The end of Privilege

Here’s a pressing question: if Matthew Crawford’s essay on privilege is as shoddy a piece of work as I say it is, how did it get published?

The easy answer is that Crawford works for the institute that funds the journal that published it, but I don’t think he would have had much difficulty placing it elsewhere.  It looks too “highbrow-magaziney” for an editor to turn down.  Let me explain what I mean.

First: Though the essay is essentially an opinion piece, it also gives a discursive treatment of some historical facts about privilege in ancien regime France.  These facts appear to support Crawford’s argument, but they’re not really vital to it.  In fact, they should be seen as purely decorative; they make it seem as though Crawford knows what he’s talking about.

Second: Crawford cites and summarizes an argument by Furet, who’s published a number of books.  Furet is French, so he presumably knows what he’s talking about, and that means Crawford isn’t just making things up.  A knowledgeable French person agrees with him.

Third, and most importantly: Crawford provides a pithy, counterintuitive, but actually quite simple and easily-memorized position on a major topic of discussion among what the Hedgehog Review takes to be its audience.  That makes the essay useful for people who like to have things to say in social situations.  The relevant context for deployment of Crawford’s thesis wouldn’t be in a debate about white privilege, since it’s too flawed an argument to stand up to hostile scrutiny.  Rather, we should imagine something like the following dialogue:

(SCENE: a crowded porch, evening, summer.  White people in suits and dresses are drinking cocktails.)

Rebecca: Did you see the Wall Street Journal article about all the college kids saying that Yale should rename Calhoun College?  Something about “white privilege.”  I don’t get it.

Nigel: I read a really interesting article about that by Matthew Crawford.  You remember, the guy who said kids need to work with their hands more?  Anyhow, he said it’s all liberal self-hatred.

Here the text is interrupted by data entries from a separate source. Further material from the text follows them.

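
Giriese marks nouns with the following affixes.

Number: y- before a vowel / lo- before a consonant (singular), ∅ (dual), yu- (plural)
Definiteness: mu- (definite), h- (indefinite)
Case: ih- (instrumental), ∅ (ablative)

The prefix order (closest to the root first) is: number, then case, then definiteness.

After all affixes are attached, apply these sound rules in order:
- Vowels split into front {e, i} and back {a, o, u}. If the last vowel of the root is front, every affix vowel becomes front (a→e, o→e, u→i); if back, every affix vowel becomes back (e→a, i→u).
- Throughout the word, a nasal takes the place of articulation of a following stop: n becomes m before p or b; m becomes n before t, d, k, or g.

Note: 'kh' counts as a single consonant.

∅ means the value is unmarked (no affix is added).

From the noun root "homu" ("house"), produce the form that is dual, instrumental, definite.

number = dual: zero marking, form stays homu.
Attach case instrumental ih- → ihhomu.
Attach definiteness definite mu- → muihhomu.
Apply vowel harmony: muihhomu → muuhhomu.
Nasal assimilation: no change.

muuhhomu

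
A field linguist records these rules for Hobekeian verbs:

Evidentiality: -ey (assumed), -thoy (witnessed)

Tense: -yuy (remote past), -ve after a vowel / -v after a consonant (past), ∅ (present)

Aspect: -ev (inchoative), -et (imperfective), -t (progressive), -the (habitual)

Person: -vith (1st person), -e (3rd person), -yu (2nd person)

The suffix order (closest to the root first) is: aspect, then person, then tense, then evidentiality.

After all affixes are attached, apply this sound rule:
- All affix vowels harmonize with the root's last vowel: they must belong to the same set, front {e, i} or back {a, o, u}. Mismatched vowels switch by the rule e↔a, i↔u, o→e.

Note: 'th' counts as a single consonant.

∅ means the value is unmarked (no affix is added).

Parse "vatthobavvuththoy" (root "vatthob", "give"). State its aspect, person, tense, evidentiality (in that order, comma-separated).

Segment: vatthob-ev-vith-thoy.
aspect: -ev → inchoative.
person: -vith → 1st person.
tense: ∅ → present.
evidentiality: -thoy → witnessed.

inchoative, 1st person, present, witnessed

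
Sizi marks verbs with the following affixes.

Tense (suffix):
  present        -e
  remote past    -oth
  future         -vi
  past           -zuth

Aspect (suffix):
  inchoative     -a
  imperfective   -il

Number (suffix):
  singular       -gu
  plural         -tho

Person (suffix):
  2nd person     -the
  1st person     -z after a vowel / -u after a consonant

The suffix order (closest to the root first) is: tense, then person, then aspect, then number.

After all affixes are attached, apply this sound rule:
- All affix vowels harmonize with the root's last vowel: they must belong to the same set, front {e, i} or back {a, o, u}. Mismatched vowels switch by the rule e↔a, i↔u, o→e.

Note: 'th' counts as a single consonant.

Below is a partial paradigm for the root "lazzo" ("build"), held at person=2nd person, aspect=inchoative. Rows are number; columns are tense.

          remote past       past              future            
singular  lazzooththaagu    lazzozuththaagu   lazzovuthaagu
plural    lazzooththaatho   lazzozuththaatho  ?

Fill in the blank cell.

Attach tense future -vi → lazzovi.
Attach person 2nd person -the → lazzovithe.
Attach aspect inchoative -a → lazzovithea.
Attach number plural -tho → lazzovitheatho.
Apply vowel harmony: lazzovitheatho → lazzovuthaatho.

lazzovuthaatho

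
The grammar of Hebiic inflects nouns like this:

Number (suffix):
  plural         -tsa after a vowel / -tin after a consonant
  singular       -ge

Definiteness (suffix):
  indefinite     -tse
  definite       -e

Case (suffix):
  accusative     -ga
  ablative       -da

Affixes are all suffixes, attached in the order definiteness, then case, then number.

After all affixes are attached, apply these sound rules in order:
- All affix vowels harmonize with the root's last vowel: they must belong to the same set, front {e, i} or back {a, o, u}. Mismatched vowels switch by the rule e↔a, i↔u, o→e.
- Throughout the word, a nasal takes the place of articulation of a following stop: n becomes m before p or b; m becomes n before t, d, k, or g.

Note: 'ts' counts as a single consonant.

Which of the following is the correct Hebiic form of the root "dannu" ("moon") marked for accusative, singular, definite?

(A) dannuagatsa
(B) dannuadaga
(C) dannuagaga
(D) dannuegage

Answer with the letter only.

C

Attach definiteness definite -e → dannue.
Attach case accusative -ga → dannuega.
Attach number singular -ge → dannuegage.
Apply vowel harmony: dannuegage → dannuagaga.
Nasal assimilation: no change.
So the correct form is dannuagaga, option (C).
(A) dannuagatsa is wrong: it uses plural instead of singular for number.
(B) dannuadaga is wrong: it uses ablative instead of accusative for case.
(D) dannuegage is wrong: it fails to apply the sound rule(s).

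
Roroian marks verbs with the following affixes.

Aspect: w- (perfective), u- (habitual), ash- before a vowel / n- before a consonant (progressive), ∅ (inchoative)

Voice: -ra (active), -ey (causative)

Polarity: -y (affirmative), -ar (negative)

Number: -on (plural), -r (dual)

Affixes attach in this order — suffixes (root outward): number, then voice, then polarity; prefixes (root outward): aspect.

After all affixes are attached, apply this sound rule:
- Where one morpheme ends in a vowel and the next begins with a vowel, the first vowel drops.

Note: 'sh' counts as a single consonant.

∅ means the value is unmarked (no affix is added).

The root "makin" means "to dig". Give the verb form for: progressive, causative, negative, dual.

nmakinreyar

Attach number dual -r → makinr.
Attach aspect progressive n- (before consonant 'm') → nmakinr.
Attach voice causative -ey → nmakinrey.
Attach polarity negative -ar → nmakinreyar.
Vowel deletion: no change.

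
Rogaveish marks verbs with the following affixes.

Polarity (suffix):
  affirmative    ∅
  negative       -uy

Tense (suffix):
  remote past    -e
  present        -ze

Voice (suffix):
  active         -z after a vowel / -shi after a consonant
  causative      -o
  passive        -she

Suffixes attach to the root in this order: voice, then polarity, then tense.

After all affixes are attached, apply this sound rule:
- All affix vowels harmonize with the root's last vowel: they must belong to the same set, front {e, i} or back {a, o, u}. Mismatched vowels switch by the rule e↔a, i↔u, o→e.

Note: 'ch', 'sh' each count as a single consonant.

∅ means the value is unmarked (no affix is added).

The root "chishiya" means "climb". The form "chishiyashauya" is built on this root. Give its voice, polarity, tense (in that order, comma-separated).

passive, negative, remote past

Segment: chishiya-she-uy-e.
voice: -she → passive.
polarity: -uy → negative.
tense: -e → remote past.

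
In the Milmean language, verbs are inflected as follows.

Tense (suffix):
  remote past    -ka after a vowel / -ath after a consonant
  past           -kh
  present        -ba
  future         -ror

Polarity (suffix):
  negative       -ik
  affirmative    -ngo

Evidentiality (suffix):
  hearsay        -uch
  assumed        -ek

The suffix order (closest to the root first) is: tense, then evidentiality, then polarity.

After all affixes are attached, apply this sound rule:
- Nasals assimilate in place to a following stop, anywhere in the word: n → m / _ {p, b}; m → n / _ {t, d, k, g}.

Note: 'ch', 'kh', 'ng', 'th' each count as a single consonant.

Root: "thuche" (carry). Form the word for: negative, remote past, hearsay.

thuchekauchik

Attach tense remote past -ka (after vowel 'e') → thucheka.
Attach evidentiality hearsay -uch → thuchekauch.
Attach polarity negative -ik → thuchekauchik.
Nasal assimilation: no change.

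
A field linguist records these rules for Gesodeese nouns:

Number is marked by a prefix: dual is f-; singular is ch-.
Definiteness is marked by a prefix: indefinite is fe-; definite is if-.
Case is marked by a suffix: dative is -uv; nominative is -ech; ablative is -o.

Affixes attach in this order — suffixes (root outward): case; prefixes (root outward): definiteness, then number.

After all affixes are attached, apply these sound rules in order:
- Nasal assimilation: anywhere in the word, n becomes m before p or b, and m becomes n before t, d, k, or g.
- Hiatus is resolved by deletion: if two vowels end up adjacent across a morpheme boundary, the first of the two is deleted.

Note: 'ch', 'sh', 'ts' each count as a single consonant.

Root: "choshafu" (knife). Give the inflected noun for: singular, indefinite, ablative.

Attach case ablative -o → choshafuo.
Attach definiteness indefinite fe- → fechoshafuo.
Attach number singular ch- → chfechoshafuo.
Nasal assimilation: no change.
Apply vowel deletion: chfechoshafuo → chfechoshafo.

chfechoshafo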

Crawford’s ideas are designed to circulate among people who already know that they don’t like to talk about white privilege, but aren’t sure why.  The “liberal self-hatred” thesis works to cut conversations about white privilege short in an apparently intellectually creditable way.  In this, it functions like one of Flaubert’s idees recues, those obligatory cocktail-party apothegms that express conventional wisdom so well as to block further inquiry.  Some thoughts become idees recues as soon as someone publishes them.

That brings me to the question of whom this article is for.  I’ve already given some sense of my answer, which is that it’s “for” the kind of people that “X privilege” talk might make uncomfortable if they hadn’t been innoculated against it.  Those are the people who read the Hedgehog Review: ivy-league students and their parents, but not the ones who’d read or accept the meritocratic justifications of white privilege on offer in the Weekly Standard or the Daily Stormer.  This audience accepts Crawford’s argument as exactly the kind of balm for a guilty conscience that he accuses “white privilege” discourse of being.

How do you write an article like this?  You don’t necessarily need to be insincere; you just need to be clever, not too self-aware, and suffering from the same crisis of conscience you want to address in your readership.  Then you need to dress up whatever sophistical solution to that crisis lets you sleep at night with facts, figures and authority claims from that book you read a while ago (and note that every such claim on offer in Crawford’s article derives from one book).  Cover your tracks – which is easy, thanks to the loose citation standards of highbrow non-academic periodicals – and you’re good to submit to the journal of your choice.  The editors (assuming you’re enough of an insider or a Big Name to get them to take a look at your work) will sense that you’ve written something valuable for their audience, which in turn will digest your ideas and put them into broader circulation.  The only blowback you’ll get is on blogs, which nobody reads anyway.